India’s oil demand is also expected to rise by 74% to 8.7 million barrels per day by 2040. The natural gas requirement is projected to more than triple to 201 billion cubic meters and coal demand is shall rise to 772 million tonnes in 2040 from the current 590 million tonnes. Gas is, environmentally, the cleanest form of energy while coal is the worst. From among the hydrocarbons, the rise in gas-based technologies to create power seems to be the best way forward for the world at large.

Necessary interventions

India, as an importer of oil, gas and coal, needs to do two things to secure its energy needs: conduct a thorough seismic study of its hydrocarbon potential in detail, especially offshore, and secure as many gas blocks across the world as its companies can afford.

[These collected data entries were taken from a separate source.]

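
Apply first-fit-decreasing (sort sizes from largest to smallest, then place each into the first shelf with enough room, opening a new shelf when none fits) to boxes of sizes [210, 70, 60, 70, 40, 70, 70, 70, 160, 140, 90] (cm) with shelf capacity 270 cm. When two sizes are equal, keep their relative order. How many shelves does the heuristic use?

Sorted descending: 210, 160, 140, 90, 70, 70, 70, 70, 70, 60, 40.
  210 → shelf 1 (new)  [load 210/270]
  160 → shelf 2 (new)  [load 160/270]
  140 → shelf 3 (new)  [load 140/270]
  90 → shelf 2  [load 250/270]
  70 → shelf 3  [load 210/270]
  70 → shelf 4 (new)  [load 70/270]
  70 → shelf 4  [load 140/270]
  70 → shelf 4  [load 210/270]
  70 → shelf 5 (new)  [load 70/270]
  60 → shelf 1  [load 270/270]
  40 → shelf 3  [load 250/270]
5 shelves opened.

5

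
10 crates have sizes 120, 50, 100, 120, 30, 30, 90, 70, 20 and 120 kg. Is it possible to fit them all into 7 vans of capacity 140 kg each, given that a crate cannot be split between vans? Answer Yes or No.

A valid assignment using 6 vans:
  van 1: 120 + 20 = 140
  van 2: 120 = 120
  van 3: 120 = 120
  van 4: 100 + 30 = 130
  van 5: 90 + 50 = 140
  van 6: 70 + 30 = 100
That uses only 6 ≤ 7, so 7 vans are enough.

Yes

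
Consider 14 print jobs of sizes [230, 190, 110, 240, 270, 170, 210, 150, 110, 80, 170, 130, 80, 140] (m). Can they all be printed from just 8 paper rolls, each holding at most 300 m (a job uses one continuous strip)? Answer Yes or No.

No

Total = 2280 m; ⌈2280/300⌉ = 8.
The bound of 8 does not rule out 8, but exhaustive search shows no assignment into 8 paper rolls of capacity 300 m exists — the minimum is 9.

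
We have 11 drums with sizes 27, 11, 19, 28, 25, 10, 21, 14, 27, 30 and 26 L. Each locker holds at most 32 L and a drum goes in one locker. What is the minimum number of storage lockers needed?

9

Total = 30 + 28 + 27 + 27 + 26 + 25 + 21 + 19 + 14 + 11 + 10 = 238 L.
Lower bound: ⌈238/32⌉ = 8 storage lockers.
A packing using 9 storage lockers:
  locker 1: 30 = 30
  locker 2: 28 = 28
  locker 3: 27 = 27
  locker 4: 27 = 27
  locker 5: 26 = 26
  locker 6: 25 = 25
  locker 7: 21 + 11 = 32
  locker 8: 19 + 10 = 29
  locker 9: 14 = 14
No arrangement into 8 storage lockers stays within capacity, so 9 is optimal.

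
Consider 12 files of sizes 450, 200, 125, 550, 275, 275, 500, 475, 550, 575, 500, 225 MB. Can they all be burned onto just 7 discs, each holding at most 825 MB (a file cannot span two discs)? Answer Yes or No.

A valid assignment using 7 discs:
  disc 1: 575 + 225 = 800
  disc 2: 550 + 275 = 825
  disc 3: 550 + 275 = 825
  disc 4: 500 + 200 + 125 = 825
  disc 5: 500 = 500
  disc 6: 475 = 475
  disc 7: 450 = 450
Every load is within 825 MB, so 7 discs suffice.

Yes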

Usually, these contracts last for decades, and the country should be self-sufficient as soon as possible, as that will help in dealing with the price volatility of these commodities and also control the prices of petrol and diesel within the country, shielding it from exponential inflation hikes.

Overall, the rise in carbon-free sources of energy, combined with a rise in India’s per capita power needs, will still give the country a transition period where hydrocarbons and their utility will wane off, but their prices will remain balanced, and they will always be considered precious, being available in limited quantity.